Strangely enough, the sight of him now, patently unregenerate, failed to tarnish any of those reflections. It did not even shake my fledging faith in regeneration. Instead, even as I absorbed the terrible look on his face, I saw the shrunken frontier expanding in all its unfathomable breadth and all its ineffable mystery.
Of all the icons in that beautiful church, I found the embittered face of the vagrant most arresting. It was a window into the mysteries, I thought; it was a mirror to us all. The very image of human neediness, human stubbornness, and all the dissonant ensemble of pride and humiliation we gather in such circumstances, the angry man materialized for me my response to the exorbitant generosity of God, who almost never fails to deliver something other than the object I have in mind.

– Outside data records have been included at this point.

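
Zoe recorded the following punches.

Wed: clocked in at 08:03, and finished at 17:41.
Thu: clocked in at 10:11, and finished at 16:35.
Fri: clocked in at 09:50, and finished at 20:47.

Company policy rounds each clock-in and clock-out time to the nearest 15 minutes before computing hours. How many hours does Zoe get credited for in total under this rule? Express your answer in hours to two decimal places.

Wed: in 08:03→08:00, out 17:41→17:45; 9 h 45 min
Thu: in 10:11→10:15, out 16:35→16:30; 6 h 15 min
Fri: in 09:50→09:45, out 20:47→20:45; 11 h 0 min
Total credited: 27 h 0 min.

27.00 hours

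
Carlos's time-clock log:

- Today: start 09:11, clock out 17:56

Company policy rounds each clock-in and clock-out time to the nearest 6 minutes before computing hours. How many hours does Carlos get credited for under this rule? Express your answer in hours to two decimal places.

Today: in 09:11→09:12, out 17:56→17:54; 8 h 42 min

8.70 hours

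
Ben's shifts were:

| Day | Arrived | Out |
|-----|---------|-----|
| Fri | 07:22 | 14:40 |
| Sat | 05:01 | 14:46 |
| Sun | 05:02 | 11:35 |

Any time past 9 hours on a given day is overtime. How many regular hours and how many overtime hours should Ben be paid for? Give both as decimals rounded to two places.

Regular 22.85 hours, overtime 0.75 hours

Fri: 07:22–14:40 = 7 h 18 min
Sat: 05:01–14:46 = 9 h 45 min
Sun: 05:02–11:35 = 6 h 33 min
Fri reg 7 h 18 min / OT 0 h 0 min; Sat reg 9 h 0 min / OT 0 h 45 min; Sun reg 6 h 33 min / OT 0 h 0 min.
Totals: regular 22 h 51 min, overtime 0 h 45 min.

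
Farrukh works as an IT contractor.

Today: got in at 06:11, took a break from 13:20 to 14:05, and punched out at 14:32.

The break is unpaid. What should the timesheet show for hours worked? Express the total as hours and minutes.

Today: 06:11–14:32 = 8 h 21 min; less 45 min break → 7 h 36 min

7 h 36 min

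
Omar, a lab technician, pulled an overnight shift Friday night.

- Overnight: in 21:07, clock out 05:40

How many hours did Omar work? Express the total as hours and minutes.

8 h 33 min

Overnight: 21:07 → midnight = 2 h 53 min; midnight → 05:40 = 5 h 40 min; span 8 h 33 min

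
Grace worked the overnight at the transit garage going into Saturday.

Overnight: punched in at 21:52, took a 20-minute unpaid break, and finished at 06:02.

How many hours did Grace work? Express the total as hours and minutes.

7 h 50 min

Overnight: 21:52 → midnight = 2 h 8 min; midnight → 06:02 = 6 h 2 min; span 8 h 10 min; less 20 min break → 7 h 50 min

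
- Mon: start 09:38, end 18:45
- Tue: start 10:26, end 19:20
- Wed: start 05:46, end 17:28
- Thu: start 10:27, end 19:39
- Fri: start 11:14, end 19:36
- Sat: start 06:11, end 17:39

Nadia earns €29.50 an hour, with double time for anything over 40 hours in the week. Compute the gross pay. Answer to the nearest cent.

€2286.25

Mon: 09:38–18:45 = 9 h 7 min
Tue: 10:26–19:20 = 8 h 54 min
Wed: 05:46–17:28 = 11 h 42 min
Thu: 10:27–19:39 = 9 h 12 min
Fri: 11:14–19:36 = 8 h 22 min
Sat: 06:11–17:39 = 11 h 28 min
Total worked: 58 h 45 min = 3525 min.
Regular 40 h 0 min = 2400 min at €29.50/h; overtime 18 h 45 min = 1125 min at €59.00/h.
Pay = (2400 × €29.50 + 1125 × €59.00) ÷ 60 = €2286.25.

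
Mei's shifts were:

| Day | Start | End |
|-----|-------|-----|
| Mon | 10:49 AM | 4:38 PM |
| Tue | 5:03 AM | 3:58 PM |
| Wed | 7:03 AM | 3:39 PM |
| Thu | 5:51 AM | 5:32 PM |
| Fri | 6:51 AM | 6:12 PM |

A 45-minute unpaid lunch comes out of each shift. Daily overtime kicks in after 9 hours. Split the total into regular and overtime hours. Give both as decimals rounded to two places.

Mon: 10:49 AM–4:38 PM = 5 h 49 min; less 45 min break → 5 h 4 min
Tue: 5:03 AM–3:58 PM = 10 h 55 min; less 45 min break → 10 h 10 min
Wed: 7:03 AM–3:39 PM = 8 h 36 min; less 45 min break → 7 h 51 min
Thu: 5:51 AM–5:32 PM = 11 h 41 min; less 45 min break → 10 h 56 min
Fri: 6:51 AM–6:12 PM = 11 h 21 min; less 45 min break → 10 h 36 min
Mon reg 5 h 4 min / OT 0 h 0 min; Tue reg 9 h 0 min / OT 1 h 10 min; Wed reg 7 h 51 min / OT 0 h 0 min; Thu reg 9 h 0 min / OT 1 h 56 min; Fri reg 9 h 0 min / OT 1 h 36 min.
Totals: regular 39 h 55 min, overtime 4 h 42 min.

Regular 39.92 hours, overtime 4.70 hours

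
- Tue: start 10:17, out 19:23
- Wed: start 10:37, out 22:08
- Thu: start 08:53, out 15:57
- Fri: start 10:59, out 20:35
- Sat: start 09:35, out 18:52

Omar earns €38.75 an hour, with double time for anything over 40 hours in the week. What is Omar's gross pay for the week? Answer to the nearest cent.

€2058.92

Tue: 10:17–19:23 = 9 h 6 min
Wed: 10:37–22:08 = 11 h 31 min
Thu: 08:53–15:57 = 7 h 4 min
Fri: 10:59–20:35 = 9 h 36 min
Sat: 09:35–18:52 = 9 h 17 min
Total worked: 46 h 34 min = 2794 min.
Regular 40 h 0 min = 2400 min at €38.75/h; overtime 6 h 34 min = 394 min at €77.50/h.
Pay = (2400 × €38.75 + 394 × €77.50) ÷ 60 = €2058.92.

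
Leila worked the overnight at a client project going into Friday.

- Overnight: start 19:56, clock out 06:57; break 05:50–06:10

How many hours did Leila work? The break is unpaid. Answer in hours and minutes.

10 h 41 min

Overnight: 19:56 → midnight = 4 h 4 min; midnight → 06:57 = 6 h 57 min; span 11 h 1 min; less 20 min break → 10 h 41 min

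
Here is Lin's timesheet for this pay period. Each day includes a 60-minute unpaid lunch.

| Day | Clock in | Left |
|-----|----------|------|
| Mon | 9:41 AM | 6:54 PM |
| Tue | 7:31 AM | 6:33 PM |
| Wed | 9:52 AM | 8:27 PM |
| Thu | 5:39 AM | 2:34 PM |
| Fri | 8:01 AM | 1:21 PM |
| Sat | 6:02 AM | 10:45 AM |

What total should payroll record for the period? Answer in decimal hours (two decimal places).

43.80 hours

Mon: 9:41 AM–6:54 PM = 9 h 13 min; less 60 min break → 8 h 13 min
Tue: 7:31 AM–6:33 PM = 11 h 2 min; less 60 min break → 10 h 2 min
Wed: 9:52 AM–8:27 PM = 10 h 35 min; less 60 min break → 9 h 35 min
Thu: 5:39 AM–2:34 PM = 8 h 55 min; less 60 min break → 7 h 55 min
Fri: 8:01 AM–1:21 PM = 5 h 20 min; less 60 min break → 4 h 20 min
Sat: 6:02 AM–10:45 AM = 4 h 43 min; less 60 min break → 3 h 43 min
Total: 8 h 13 min + 10 h 2 min + 9 h 35 min + 7 h 55 min + 4 h 20 min + 3 h 43 min = 43 h 48 min.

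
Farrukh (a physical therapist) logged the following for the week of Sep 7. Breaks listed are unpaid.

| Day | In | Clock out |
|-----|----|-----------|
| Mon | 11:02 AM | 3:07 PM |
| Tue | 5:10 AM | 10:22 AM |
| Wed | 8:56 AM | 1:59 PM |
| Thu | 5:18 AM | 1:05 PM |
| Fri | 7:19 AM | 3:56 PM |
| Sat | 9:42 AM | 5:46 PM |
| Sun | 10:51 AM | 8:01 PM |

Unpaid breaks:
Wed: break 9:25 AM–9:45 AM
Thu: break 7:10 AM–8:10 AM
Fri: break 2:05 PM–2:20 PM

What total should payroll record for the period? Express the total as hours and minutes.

46 h 23 min

Mon: 11:02 AM–3:07 PM = 4 h 5 min
Tue: 5:10 AM–10:22 AM = 5 h 12 min
Wed: 8:56 AM–1:59 PM = 5 h 3 min; less 20 min break → 4 h 43 min
Thu: 5:18 AM–1:05 PM = 7 h 47 min; less 60 min break → 6 h 47 min
Fri: 7:19 AM–3:56 PM = 8 h 37 min; less 15 min break → 8 h 22 min
Sat: 9:42 AM–5:46 PM = 8 h 4 min
Sun: 10:51 AM–8:01 PM = 9 h 10 min
Total: 4 h 5 min + 5 h 12 min + 4 h 43 min + 6 h 47 min + 8 h 22 min + 8 h 4 min + 9 h 10 min = 46 h 23 min.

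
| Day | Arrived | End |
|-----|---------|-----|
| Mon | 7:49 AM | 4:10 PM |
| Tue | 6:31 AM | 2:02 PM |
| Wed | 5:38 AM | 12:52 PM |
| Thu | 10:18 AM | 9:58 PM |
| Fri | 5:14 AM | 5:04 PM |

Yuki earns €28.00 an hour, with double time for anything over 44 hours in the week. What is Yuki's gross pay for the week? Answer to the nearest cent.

Mon: 7:49 AM–4:10 PM = 8 h 21 min
Tue: 6:31 AM–2:02 PM = 7 h 31 min
Wed: 5:38 AM–12:52 PM = 7 h 14 min
Thu: 10:18 AM–9:58 PM = 11 h 40 min
Fri: 5:14 AM–5:04 PM = 11 h 50 min
Total worked: 46 h 36 min = 2796 min.
Regular 44 h 0 min = 2640 min at €28.00/h; overtime 2 h 36 min = 156 min at €56.00/h.
Pay = (2640 × €28.00 + 156 × €56.00) ÷ 60 = €1377.60.

€1377.60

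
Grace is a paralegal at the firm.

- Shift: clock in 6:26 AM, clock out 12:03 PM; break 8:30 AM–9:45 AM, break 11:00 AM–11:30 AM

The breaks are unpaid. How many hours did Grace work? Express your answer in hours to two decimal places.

Shift: 6:26 AM–12:03 PM = 5 h 37 min; less 105 min break → 3 h 52 min

3.87 hours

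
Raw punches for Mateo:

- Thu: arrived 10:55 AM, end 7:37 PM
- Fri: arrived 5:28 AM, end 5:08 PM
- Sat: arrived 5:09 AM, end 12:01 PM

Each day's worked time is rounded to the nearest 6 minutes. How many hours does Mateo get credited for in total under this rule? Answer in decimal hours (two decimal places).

Thu: 10:55 AM–7:37 PM = 8 h 42 min → rounds to 8 h 42 min
Fri: 5:28 AM–5:08 PM = 11 h 40 min → rounds to 11 h 42 min
Sat: 5:09 AM–12:01 PM = 6 h 52 min → rounds to 6 h 54 min
Total credited: 27 h 18 min.

27.30 hours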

And that, I realized, is a part of the reason why I cringe at the sight of men like Rodney Braithwaite: godsends, they confront me with myself.
That was the last I ever saw of Rodney’s face, but not of his arched back. A short while later, searching for Fr. A so that I could say goodbye, I found the priest in his office, sitting at his desk with his checkbook in hand. When I saw his creditor standing before him, however, I stopped at the threshold. Muttering angry oaths, radiating a seething resentment, Rodney was renegotiating his fee.
“I want double,” he snarled, “for what you done to me.”
“You ain’t no father to me, you know.”
“I know, my brother.”
“And stop calling me your brother.”
Embarrassed, I slipped away, but not before taking in one last revelation: the ritualist was completely unchanged. Writing the check with his massive right hand, he wore the same beatific smile he had shown at the font. If the muttering complaints and imprecations his creditor poured out upon him had any effect at all, it was only to ever so slightly touch the corner of Fr. A’s smile with an impish little curl, a little dimple of knowingness, as if the pastor was privy to a truth Rodney had yet to see unfolded.
Of all the sacraments I saw that morning, that was the most effectual for me. Profligately distributing the treasures of the Church, the Alter Christus cheerfully made out a check to the man he had baptized, more than happy to pay for the privilege he had enjoyed.
The Rev. Steve Schlossberg is rector of St. Matthew’s Church, Richmond, Virginia.